All of the things you mention will vary based on use of the data and choices made in the database schema. So the short answer is, it depends.
Most maps wouldn't uniquely identify a particular road segment. Some might do it by cross streets (x between y and z) and other might do it by address ranges (the x hundred block of y). However the data behind the map probably would utilize something like an address range, assuming as in the case of Google Maps it can be used to provide directions to a specific location. And within the data itself, every feature (whether that's an entire road line or a segment from one intersection to the next) has a unique id of some sort.
Everything else (and even address ranges) must be decided on a case by case basis. If one direction is different than the other, you'd need separate attributes at the least and possibly separate features. If one direction has three lanes and the other has six, that could be done with attributes.
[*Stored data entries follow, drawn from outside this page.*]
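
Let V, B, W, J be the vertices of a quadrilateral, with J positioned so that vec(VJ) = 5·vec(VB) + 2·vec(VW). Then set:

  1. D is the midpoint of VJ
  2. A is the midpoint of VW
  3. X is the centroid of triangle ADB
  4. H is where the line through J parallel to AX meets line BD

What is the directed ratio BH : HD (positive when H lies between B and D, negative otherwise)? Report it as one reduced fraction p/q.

BH:HD = -2

Work in coordinates with V = (0, 0), B = (1, 0), W = (0, 1), J = (5, 2).
1. D is the midpoint of VJ ⇒ D = (5/2, 1)
2. A is the midpoint of VW ⇒ A = (0, 1/2)
3. X is the centroid of triangle ADB ⇒ X = (7/6, 1/2)
4. H is where the line through J parallel to AX meets line BD ⇒ H = (4, 2)
H = B + t·(D−B) with t = 2, so BH:HD = t:(1−t) = 2:-1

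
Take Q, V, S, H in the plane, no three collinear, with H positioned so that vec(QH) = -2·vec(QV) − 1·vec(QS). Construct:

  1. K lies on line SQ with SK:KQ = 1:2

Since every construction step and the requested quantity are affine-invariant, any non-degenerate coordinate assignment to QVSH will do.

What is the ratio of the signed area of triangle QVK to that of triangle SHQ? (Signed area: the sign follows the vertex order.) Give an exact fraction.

[QVK]:[SHQ] = 1/3

Set Q = (0, 0), V = (1, 0), S = (0, 1), H = (-2, -1); any affine frame gives the same invariant.
1. K lies on line SQ with SK:KQ = 1:2 ⇒ K = (0, 2/3)
2·[QVK] = 2/3, 2·[SHQ] = 2
[QVK]:[SHQ] = 2/3:2 = 1/3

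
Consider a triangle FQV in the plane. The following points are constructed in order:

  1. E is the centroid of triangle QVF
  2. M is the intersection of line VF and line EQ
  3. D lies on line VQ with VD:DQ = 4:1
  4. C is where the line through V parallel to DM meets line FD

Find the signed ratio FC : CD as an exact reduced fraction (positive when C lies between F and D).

Choose coordinates F = (0, 0), Q = (1, 0), V = (0, 1).
1. E is the centroid of triangle QVF ⇒ E = (1/3, 1/3)
2. M is the intersection of line VF and line EQ ⇒ M = (0, 1/2)
3. D lies on line VQ with VD:DQ = 4:1 ⇒ D = (4/5, 1/5)
4. C is where the line through V parallel to DM meets line FD ⇒ C = (8/5, 2/5)
C = F + t·(D−F) with t = 2, so FC:CD = t:(1−t) = 2:-1

FC:CD = -2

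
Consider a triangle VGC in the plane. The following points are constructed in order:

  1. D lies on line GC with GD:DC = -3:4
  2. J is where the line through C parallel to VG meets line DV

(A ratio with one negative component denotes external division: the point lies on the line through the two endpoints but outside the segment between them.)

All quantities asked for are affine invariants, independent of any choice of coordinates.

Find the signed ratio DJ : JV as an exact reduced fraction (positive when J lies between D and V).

DJ:JV = -4

Set V = (0, 0), G = (1, 0), C = (0, 1); any affine frame gives the same invariant.
1. D lies on line GC with GD:DC = -3:4 ⇒ D = (4, -3)
2. J is where the line through C parallel to VG meets line DV ⇒ J = (-4/3, 1)
J = D + t·(V−D) with t = 4/3, so DJ:JV = t:(1−t) = 4/3:-1/3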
If AB is physically different than BA, it probably would be two features. In the case of divided highways, sometimes each travel direction is stored as a separate feature and sometimes it's a single line with a cartographic representation that just shows it as two separate features.
Attributes are usually classified as tofrom or fromto if they differ for a single line segment. For instance addresses may only be even on one side and odd on the other. This tofrom property is related to how the actual line geometry is drawn (start and end points), and also ties into travel direction/restrictions.
There are a host of possible attributes to consider for any given section of road. Whether those could be modeled using just attributes or separate features depends on any use/analysis that will be performed on the data and the requirements of symbolizing such data on a map. Streets maintenance, emergency response, navigation, route planning, or whatever other use you can think of might all have entirely different approaches to storing the same basic data based on their different attribute and use requirements.